Soja Brasil

Chicago sobe, mas dólar em queda prejudica vendas da soja no Brasil

Enquanto os preços da soja subiram em Chicago, o dólar fechou em forte queda; esse cenário não motivou o produtor a retornar aos negócios

Sem ofertas, o mercado brasileiro de soja teve mais um dia de poucos negócios e preços regionalizados nesta quarta-feira, 28. Os preços da oleaginosa fecharam o dia em alta na Bolsa de Chicago, enquanto o dólar registrou queda. Esse cenário não motivou o produtor a retornar aos negócios.

Em Passo Fundo (RS), a saca de 60 quilos subiu de R$ 163,50 para R$ 164. Na região das Missões, a cotação ficou em R$ 162,50. No porto de Rio Grande, o preço aumentou de R$ 169,50 para R$ 170.

Em Cascavel, no Paraná, o preço passou de R$ 164 para R$ 163,50 a saca. No porto de Paranaguá (PR), a saca recuou de R$ 170 para R$ 169,50.

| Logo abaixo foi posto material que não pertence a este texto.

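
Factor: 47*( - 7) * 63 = - 20727 = -3^2 * 7^2*47^1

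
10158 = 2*5079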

Em Rondonópolis (MT), a saca permaneceu em R$ 168. Em Dourados (MS), a cotação subiu de R$ 154 para R$ 155. Em Rio Verde (GO), a saca baixou de R$ 164 para R$ 163.

Soja em Chicago

Os contratos futuros da soja negociados na Bolsa de Mercadorias de Chicago (CBOT) fecharam a quarta-feira com preços em leve alta. Compras de barganha e preocupações com o clima voltaram a sustentar as cotações, ainda que a alta siga limitada pela ausência de demanda pelo produto americano.

Parte do mercado acredita que a melhora do clima possa ocorrer tarde demais, sem condições de reverter as perdas esperadas na produtividade, principalmente nas regiões com maior estresse hídrico. Os boletins indicam chuvas e temperaturas mais amenas para agosto.

Os entraves nas negociações comerciais entre China e Estados Unidos voltaram a ser motivo de preocupação. Os compradores do país asiático se retraíram e já consideram a soja brasileira mais competitiva.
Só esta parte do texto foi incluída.